“Mario Simas, nosso advogado, protestou junto ao STM contra a nossa incomunicabilidade. Simas tem um aspecto asseado, a fala mansa e contundente, o raciocínio ágil, gestos comedidos. Assumiu nossa defesa como a causa de sua vida.”. Estas palavras estão postas num documento histórico escrito por Fernando de Brito. Este frade dominicano narra os tormentos vividos pelos religiosos no Cenimar, Deops, Presídio Tiradentes, Oban. Como analisa Herbert Marcuse (hoje desprezado por cerebrinos que não chegam aos seus pés em termos de agudeza e finura analítica) o mundo da língua totalitária é o das siglas. Estas últimas, na face neutra escondem atentados aos direitos. Para os que nem mesmo esqueceram, porque vieram ao mundo em data posterior ao pesadelo ditatorial (não é certo nomeá-lo apenas “militar”, porque alguns dos seus autores e beneficiários mais desumanos foram civis), expliquemos as siglas. Cenimar designa o Centro de Informações da Marinha, ponta de lança na caça aos adversários do regime. Deops é o Departamento de Ordem Política e Social onde se abrigavam os policiais civis, todos encarregados de reprimir críticos dos poderosos, mas também aterrorizando negros e pobres que seguiam religiões “diabólicas” segundo as Igrejas (romana ou protestante) como a umbanda. Presídio Tiradentes: reunião de prédios em que se jogavam presos “comuns” (se o atual presidente do Brasil tivesse memória e respeito, e recordasse a dor dos presos, jamais diria, de um coronel que se apossou do Congresso, que ele é “incomum”) em depósitos fétidos ao lado de cativos políticos. Oban indica a Operação Bandeirantes, federação infernal repressiva que reunião os grupos e instituições acima e várias outras.
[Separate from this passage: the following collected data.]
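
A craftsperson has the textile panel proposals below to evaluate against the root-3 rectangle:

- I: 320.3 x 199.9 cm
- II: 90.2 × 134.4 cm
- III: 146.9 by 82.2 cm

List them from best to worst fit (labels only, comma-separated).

Ratios: I = 320.3 / 199.9 ≈ 1.602; II = 134.4 / 90.2 ≈ 1.490; III = 146.9 / 82.2 ≈ 1.787.
|Δ from 1.732|: I 0.130; II 0.242; III 0.055.

III, I, II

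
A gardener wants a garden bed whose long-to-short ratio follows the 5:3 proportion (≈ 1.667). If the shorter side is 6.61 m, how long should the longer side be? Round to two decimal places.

11.02 m

5:3 ≈ 1.66667.
Longer side = 6.61 × 1.66667 ≈ 11.0167 → 11.02 m.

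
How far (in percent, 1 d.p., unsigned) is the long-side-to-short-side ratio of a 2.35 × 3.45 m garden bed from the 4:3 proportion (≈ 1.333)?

10.1%

Ratio = 3.45 / 2.35 ≈ 1.4681.
Ideal 4:3 ≈ 1.3333. |1.4681 − 1.3333| / 1.3333 ≈ 10.11% → 10.1%.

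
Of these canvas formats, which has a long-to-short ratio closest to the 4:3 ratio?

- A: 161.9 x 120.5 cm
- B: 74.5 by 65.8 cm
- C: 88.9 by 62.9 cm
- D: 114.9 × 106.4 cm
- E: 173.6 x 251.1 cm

A

Ratios (long/short): A ≈ 1.344; B ≈ 1.132; C ≈ 1.413; D ≈ 1.080; E ≈ 1.446.
4:3 ≈ 1.333; option A is nearest (Δ 0.011).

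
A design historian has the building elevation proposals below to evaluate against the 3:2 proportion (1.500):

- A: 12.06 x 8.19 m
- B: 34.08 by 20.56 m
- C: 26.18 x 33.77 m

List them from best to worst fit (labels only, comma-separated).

Ratios: A = 12.06 / 8.19 ≈ 1.473; B = 34.08 / 20.56 ≈ 1.658; C = 33.77 / 26.18 ≈ 1.290.
|Δ from 1.500|: A 0.027; B 0.158; C 0.210.

A, B, C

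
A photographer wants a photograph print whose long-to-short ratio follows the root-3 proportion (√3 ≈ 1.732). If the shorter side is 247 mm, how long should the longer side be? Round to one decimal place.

427.8 mm

root-3 ≈ 1.73205.
Longer side = 247 × 1.73205 ≈ 427.816 → 427.8 mm.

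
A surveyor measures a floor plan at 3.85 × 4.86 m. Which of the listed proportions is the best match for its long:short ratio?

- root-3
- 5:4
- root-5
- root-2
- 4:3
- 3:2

5:4

Ratio = 4.86 / 3.85 ≈ 1.262.
Distances: root-3 1.732 (Δ 0.470); 5:4 1.250 (Δ 0.012); root-5 2.236 (Δ 0.974); root-2 1.414 (Δ 0.152); 4:3 1.333 (Δ 0.071); 3:2 1.500 (Δ 0.238).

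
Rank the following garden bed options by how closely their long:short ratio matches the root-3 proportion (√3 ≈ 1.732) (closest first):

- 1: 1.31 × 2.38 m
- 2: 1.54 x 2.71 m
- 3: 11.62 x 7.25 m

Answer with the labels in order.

2, 1, 3

Ratios: 1 = 2.38 / 1.31 ≈ 1.817; 2 = 2.71 / 1.54 ≈ 1.760; 3 = 11.62 / 7.25 ≈ 1.603.
|Δ from 1.732|: 1 0.085; 2 0.028; 3 0.129.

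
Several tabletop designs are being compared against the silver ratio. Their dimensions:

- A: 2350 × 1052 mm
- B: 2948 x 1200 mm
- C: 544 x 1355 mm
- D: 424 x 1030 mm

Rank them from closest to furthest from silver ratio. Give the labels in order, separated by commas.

Ratios: A = 2350 / 1052 ≈ 2.234; B = 2948 / 1200 ≈ 2.457; C = 1355 / 544 ≈ 2.491; D = 1030 / 424 ≈ 2.429.
|Δ from 2.414|: A 0.180; B 0.043; C 0.077; D 0.015.

D, B, C, A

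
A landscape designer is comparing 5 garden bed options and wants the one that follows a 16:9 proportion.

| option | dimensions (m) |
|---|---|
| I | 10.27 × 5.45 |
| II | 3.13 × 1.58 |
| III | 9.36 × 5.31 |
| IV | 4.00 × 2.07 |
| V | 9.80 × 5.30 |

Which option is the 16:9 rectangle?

III

Ratios (long/short): I ≈ 1.884; II ≈ 1.981; III ≈ 1.763; IV ≈ 1.932; V ≈ 1.849.
16:9 ≈ 1.778; option III is nearest (Δ 0.015).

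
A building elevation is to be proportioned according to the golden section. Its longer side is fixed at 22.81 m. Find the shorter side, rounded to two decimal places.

14.10 m

golden ratio ≈ 1.61803.
Shorter side = 22.81 ÷ 1.61803 ≈ 14.0974 → 14.10 m.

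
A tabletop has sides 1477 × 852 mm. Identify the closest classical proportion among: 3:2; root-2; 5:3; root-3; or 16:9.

1477/852 ≈ 1.734. Nearest candidates are root-3 (1.732, off by 0.002) and 16:9 (1.778, off by 0.044).

root-3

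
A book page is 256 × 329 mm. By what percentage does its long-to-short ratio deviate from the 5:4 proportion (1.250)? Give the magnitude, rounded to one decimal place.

2.8%

Ratio = 329 / 256 ≈ 1.2852.
Ideal 5:4 = 1.2500. |1.2852 − 1.2500| / 1.2500 ≈ 2.82% → 2.8%.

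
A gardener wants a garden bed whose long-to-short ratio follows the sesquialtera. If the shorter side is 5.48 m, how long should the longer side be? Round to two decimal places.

8.22 m

3:2 = 1.50000.
Longer side = 5.48 × 1.50000 ≈ 8.2200 → 8.22 m.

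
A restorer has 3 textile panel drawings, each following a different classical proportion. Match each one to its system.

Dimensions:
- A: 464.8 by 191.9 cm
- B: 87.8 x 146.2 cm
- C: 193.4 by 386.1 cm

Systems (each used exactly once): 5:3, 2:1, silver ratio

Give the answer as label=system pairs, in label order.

A=silver ratio, B=5:3, C=2:1

Ratios: A ≈ 2.422; B ≈ 1.665; C ≈ 1.996.
Targets: 5:3 ≈ 1.667; 2:1 ≈ 2.000; silver ratio ≈ 2.414.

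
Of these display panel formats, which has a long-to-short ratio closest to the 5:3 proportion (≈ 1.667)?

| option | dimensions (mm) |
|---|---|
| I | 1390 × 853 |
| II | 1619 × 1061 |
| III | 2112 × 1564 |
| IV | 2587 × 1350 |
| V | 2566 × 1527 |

V

Ratios (long/short): I ≈ 1.630; II ≈ 1.526; III ≈ 1.350; IV ≈ 1.916; V ≈ 1.680.
5:3 ≈ 1.667; option V is nearest (Δ 0.013).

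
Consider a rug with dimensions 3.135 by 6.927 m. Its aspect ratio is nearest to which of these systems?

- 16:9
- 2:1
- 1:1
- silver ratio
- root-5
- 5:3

6.927/3.135 ≈ 2.210. Nearest candidates are root-5 (2.236, off by 0.026) and silver ratio (2.414, off by 0.204).

root-5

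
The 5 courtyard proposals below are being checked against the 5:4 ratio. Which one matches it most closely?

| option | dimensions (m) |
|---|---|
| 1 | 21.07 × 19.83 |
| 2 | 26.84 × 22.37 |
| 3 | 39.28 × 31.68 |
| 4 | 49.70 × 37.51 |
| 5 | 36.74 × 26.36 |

3

Target 5:4 ≈ 1.250.
1: 1.063 (Δ0.187)  2: 1.200 (Δ0.050)  3: 1.240 (Δ0.010)  4: 1.325 (Δ0.075)  5: 1.394 (Δ0.144)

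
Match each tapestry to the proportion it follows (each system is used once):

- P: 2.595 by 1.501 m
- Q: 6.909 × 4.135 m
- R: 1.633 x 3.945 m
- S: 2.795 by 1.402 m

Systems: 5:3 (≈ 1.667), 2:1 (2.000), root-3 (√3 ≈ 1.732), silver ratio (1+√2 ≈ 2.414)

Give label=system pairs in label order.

P=root-3, Q=5:3, R=silver ratio, S=2:1

P = 2.595/1.501 ≈ 1.729 → root-3 (1.732)
Q = 6.909/4.135 ≈ 1.671 → 5:3 (1.667)
R = 3.945/1.633 ≈ 2.416 → silver ratio (2.414)
S = 2.795/1.402 ≈ 1.994 → 2:1 (2.000)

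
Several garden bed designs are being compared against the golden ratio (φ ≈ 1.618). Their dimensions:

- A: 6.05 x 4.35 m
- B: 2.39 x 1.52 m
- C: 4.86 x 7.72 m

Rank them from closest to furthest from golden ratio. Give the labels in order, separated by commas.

Ratios: A = 6.05 / 4.35 ≈ 1.391; B = 2.39 / 1.52 ≈ 1.572; C = 7.72 / 4.86 ≈ 1.588.
|Δ from 1.618|: A 0.227; B 0.046; C 0.030.

C, B, A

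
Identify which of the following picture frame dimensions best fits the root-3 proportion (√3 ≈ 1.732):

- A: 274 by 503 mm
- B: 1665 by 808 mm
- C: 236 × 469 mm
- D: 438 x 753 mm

Target root-3 ≈ 1.732.
A: 1.836 (Δ0.104)  B: 2.061 (Δ0.329)  C: 1.987 (Δ0.255)  D: 1.719 (Δ0.013)

D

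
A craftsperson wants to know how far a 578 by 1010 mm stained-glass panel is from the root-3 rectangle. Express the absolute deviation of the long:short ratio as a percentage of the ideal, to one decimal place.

Ratio = 1010 / 578 ≈ 1.7474.
Ideal root-3 ≈ 1.7321. |1.7474 − 1.7321| / 1.7321 ≈ 0.88% → 0.9%.

0.9%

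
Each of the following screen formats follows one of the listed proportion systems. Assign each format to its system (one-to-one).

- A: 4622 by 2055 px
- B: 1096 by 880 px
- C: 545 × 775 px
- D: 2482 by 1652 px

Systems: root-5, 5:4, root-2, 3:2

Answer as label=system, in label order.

A=root-5, B=5:4, C=root-2, D=3:2

A = 4622/2055 ≈ 2.249 → root-5 (2.236)
B = 1096/880 ≈ 1.245 → 5:4 (1.250)
C = 775/545 ≈ 1.422 → root-2 (1.414)
D = 2482/1652 ≈ 1.502 → 3:2 (1.500)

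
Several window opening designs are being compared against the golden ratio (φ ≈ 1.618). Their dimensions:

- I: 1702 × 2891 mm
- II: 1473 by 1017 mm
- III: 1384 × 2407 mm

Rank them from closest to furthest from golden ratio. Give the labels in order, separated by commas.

Ratios: I = 2891 / 1702 ≈ 1.699; II = 1473 / 1017 ≈ 1.448; III = 2407 / 1384 ≈ 1.739.
|Δ from 1.618|: I 0.081; II 0.170; III 0.121.

I, III, II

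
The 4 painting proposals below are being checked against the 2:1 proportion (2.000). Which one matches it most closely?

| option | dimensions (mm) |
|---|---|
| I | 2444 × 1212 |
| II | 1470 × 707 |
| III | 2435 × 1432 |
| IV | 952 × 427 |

I

Target 2:1 ≈ 2.000.
I: 2.017 (Δ0.017)  II: 2.079 (Δ0.079)  III: 1.700 (Δ0.300)  IV: 2.230 (Δ0.230)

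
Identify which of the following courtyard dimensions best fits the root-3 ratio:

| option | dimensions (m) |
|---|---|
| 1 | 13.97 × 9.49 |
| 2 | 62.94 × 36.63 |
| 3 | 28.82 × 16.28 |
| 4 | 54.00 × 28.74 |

Target root-3 ≈ 1.732.
1: 1.472 (Δ0.260)  2: 1.718 (Δ0.014)  3: 1.770 (Δ0.038)  4: 1.879 (Δ0.147)

2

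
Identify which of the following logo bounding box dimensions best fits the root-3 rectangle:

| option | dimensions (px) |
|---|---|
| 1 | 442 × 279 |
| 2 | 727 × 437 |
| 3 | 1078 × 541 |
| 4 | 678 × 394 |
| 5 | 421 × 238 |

Target root-3 ≈ 1.732.
1: 1.584 (Δ0.148)  2: 1.664 (Δ0.068)  3: 1.993 (Δ0.261)  4: 1.721 (Δ0.011)  5: 1.769 (Δ0.037)

4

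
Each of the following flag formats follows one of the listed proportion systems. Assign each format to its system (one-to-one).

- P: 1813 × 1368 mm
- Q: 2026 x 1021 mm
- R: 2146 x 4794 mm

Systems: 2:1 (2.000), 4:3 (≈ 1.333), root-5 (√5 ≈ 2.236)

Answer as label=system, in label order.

Ratios: P ≈ 1.325; Q ≈ 1.984; R ≈ 2.234.
Targets: 2:1 ≈ 2.000; 4:3 ≈ 1.333; root-5 ≈ 2.236.

P=4:3, Q=2:1, R=root-5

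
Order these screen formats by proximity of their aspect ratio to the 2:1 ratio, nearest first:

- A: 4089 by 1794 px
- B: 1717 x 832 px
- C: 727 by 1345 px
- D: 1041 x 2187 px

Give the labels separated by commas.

B, D, C, A

A: 4089/1794 ≈ 2.279 → |2.279 − 2.000| = 0.279
B: 1717/832 ≈ 2.064 → |2.064 − 2.000| = 0.064
C: 1345/727 ≈ 1.850 → |1.850 − 2.000| = 0.150
D: 2187/1041 ≈ 2.101 → |2.101 − 2.000| = 0.101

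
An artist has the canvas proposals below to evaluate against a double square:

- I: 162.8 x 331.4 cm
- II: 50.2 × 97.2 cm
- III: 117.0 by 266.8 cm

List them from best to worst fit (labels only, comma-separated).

I, II, III

I: 331.4/162.8 ≈ 2.036 → |2.036 − 2.000| = 0.036
II: 97.2/50.2 ≈ 1.936 → |1.936 − 2.000| = 0.064
III: 266.8/117.0 ≈ 2.280 → |2.280 − 2.000| = 0.280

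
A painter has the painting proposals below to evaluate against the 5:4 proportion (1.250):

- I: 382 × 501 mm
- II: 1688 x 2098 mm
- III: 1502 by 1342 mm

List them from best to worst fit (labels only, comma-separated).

II, I, III

Ratios: I = 501 / 382 ≈ 1.312; II = 2098 / 1688 ≈ 1.243; III = 1502 / 1342 ≈ 1.119.
|Δ from 1.250|: I 0.062; II 0.007; III 0.131.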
Num universo concentracionário assim, a figura do advogado era sinal de alguma esperança e vida. Fernando Brito dedica sua b iografia (saída da cadeia em papel de seda enrolado nos tubos de canetas esferográficas, entregues às visitas que, deste modo, corriam riscos eminentes) rumo ao segredo que hoje é quebrado ao grande Mario Simas. É recomendável, para entender a figura altaneira de Simas, analisar o livro agora editado por Frei Betto (“Diário de Fernando, nos cárceres da ditadura militar brasileira”, SP, Rocco Ed., 2009). Para se ter uma idéia aproximada dos perigos enfrentados por Simas, basta recordar algo que Fernando evoca. Refiro-me ao comportamento de um bispo, membro da Ordem Dominicana e Auxiliar do Cardeal paulista, Dom Agnello Rossi. Como autoridade religiosa, aquela pessoa estava liberta de prisões, torturas, perda de profissão, etc. Quando um cliente de Simas, Frei Tito de Alencar, foi barbamente torturado na Oban (o leitor já sabe o que era a instituição) e, no desespero, tentou suicídio, o antístete foi enviado (com Simas e o Provincial dos Dominicanos, o bravo e santo Frei Domingos Maia Leite) para verificar os fatos. Seguiu o grupo para a Rua Tutóia, sede torcionária de São Paulo. Ali, o grupo viu Frei Tito em condições dantescas, com o corpo e a alma dizimados pelo sofrimento.
Quando o valente e lúcido advogado chegou ao processo aberto, na Segunda Auditoria Militar de São Paulo, pediu ao bispo que testemunhasse dizendo ter visto Tito torturado. Aquela pessoa recusou o pedido, alegando “Não querer prejudicar seu trabalho pastoral e sua amizade com o juiz auditor” (“Diário de Fernando”, p. 79, nota 23). O nome do bispo? Não importa. Hoje ele está diante da justiça divina que lhe pediu, com certeza, contas de seu pastoreio e amizades. Pessoalmente e tempos depois, dei uma entrevista à Revista Isto É/Senhor, na qual denunciei o personagem. A matéria me valeu anos pesados editoriais na Bahia, de um jornal cujo proprietário era Antonio Carlos Magalhães.
Num átimo em que mesmo os blindados pelo anel episcopal temiam, Mario Simas se jogou, como leão, na defesa de presos políticos que, para o regime, não mereciam justiça ou complacência. Simas, um advogado que merece o nome. Nos próximos artigos analisarei o livro “Gritos de Justiça”, redigido por alguém, sabe agora o leitor, cujo conhecimento do assunto é profundo. E verdadeiro.